What scared me the most wasn’t her anger—Azel was known for being a bit of a hothead. It was the way she didn’t address Marco and I. She didn’t even look us in the eyes. I knew that we were different. Marco tore down the wall for a little while, just enough time to forget. But I deluded myself, then. I deluded myself into thinking that nothing had really changed. To see reality was being slapped in the face.
We weren’t particularly close with Azel. But it was a small village, with maybe twenty mothers in total. The net sum of that was that all of the mothers were a little bit our mother. We used to just barge into each other’s houses as we roamed around during the day. We would prance to one of our houses and most of the time we would get a snack and some water. Azel made the best Azukle, crispy and salty.
I love that memory, despite its bitter end. It represents us as we were, Marco and I. I like looking back at our childhood naivete. There’s something I miss about right after. Even after being wordlessly rebuked by Jo’s mother, there was a glorious sense of adventure to the whole thing. To go from unimportant children to objects of intense focus was heady. Even that first biting taste of reality hadn’t soured us yet. That time would come, though.
But it was a good deal after when it all came down around us. Now I want to talk about before. I can peer at some memories through the haze. Some silly details, like Azel’s Azukle. But the emotion of that time is lost to me. It’s like I have no connection to who I was then, as if the revelation changed everything. I have the memory of clinging to my mother’s skirts when I was three, so reluctant to part from her when she left me in the care of one of the other moms. I remember the mechanics of that moment but nothing more. How I felt is lost on me. I cannot even dredge up that love I used to have for her.
I remember my older sister’s name but not her face. Arina. She was much older than me, maybe fifteen years. There was no one in between us, just her one day and me fifteen years later. I never asked Ma about it. Arina was married off and living in another village by the time I was five. I never saw her near the end of before, let alone after.

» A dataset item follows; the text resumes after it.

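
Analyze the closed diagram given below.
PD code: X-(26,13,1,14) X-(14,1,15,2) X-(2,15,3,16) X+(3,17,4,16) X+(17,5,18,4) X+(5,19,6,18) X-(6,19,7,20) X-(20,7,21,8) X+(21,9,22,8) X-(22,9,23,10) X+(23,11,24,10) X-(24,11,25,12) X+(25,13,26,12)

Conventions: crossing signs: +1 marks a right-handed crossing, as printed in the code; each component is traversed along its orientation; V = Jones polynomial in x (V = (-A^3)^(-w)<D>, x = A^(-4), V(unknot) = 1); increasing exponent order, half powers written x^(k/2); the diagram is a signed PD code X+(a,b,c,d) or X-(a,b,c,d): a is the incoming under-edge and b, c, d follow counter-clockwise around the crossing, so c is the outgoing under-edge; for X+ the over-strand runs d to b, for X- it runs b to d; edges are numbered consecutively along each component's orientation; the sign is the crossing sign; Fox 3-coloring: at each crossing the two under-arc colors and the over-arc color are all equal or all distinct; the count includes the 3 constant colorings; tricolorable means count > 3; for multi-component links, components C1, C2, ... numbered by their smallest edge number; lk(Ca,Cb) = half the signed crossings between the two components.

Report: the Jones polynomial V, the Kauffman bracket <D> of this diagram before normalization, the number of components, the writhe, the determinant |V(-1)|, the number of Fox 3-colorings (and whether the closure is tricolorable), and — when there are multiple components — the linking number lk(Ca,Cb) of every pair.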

I feel no emotion for these people, since all of my love for them was before. Marco I love and Elba I loved, since they became my family. I remember those emotions from after clearly.
I’ve been wanting to go through it all, all of after, starting from the day of revelation. Maybe it will help me come to terms with what happened to me. Oh, putting it that way makes me sound like I had no hand in the way things turned out. I did, but I’m not sure if I made things worse or better. Maybe now is finally the time to find out. I’ll tell you the story of how everything changed, how my life was pushed off course into something magnificent and terrible. I'm just a little afraid of what I'll uncover.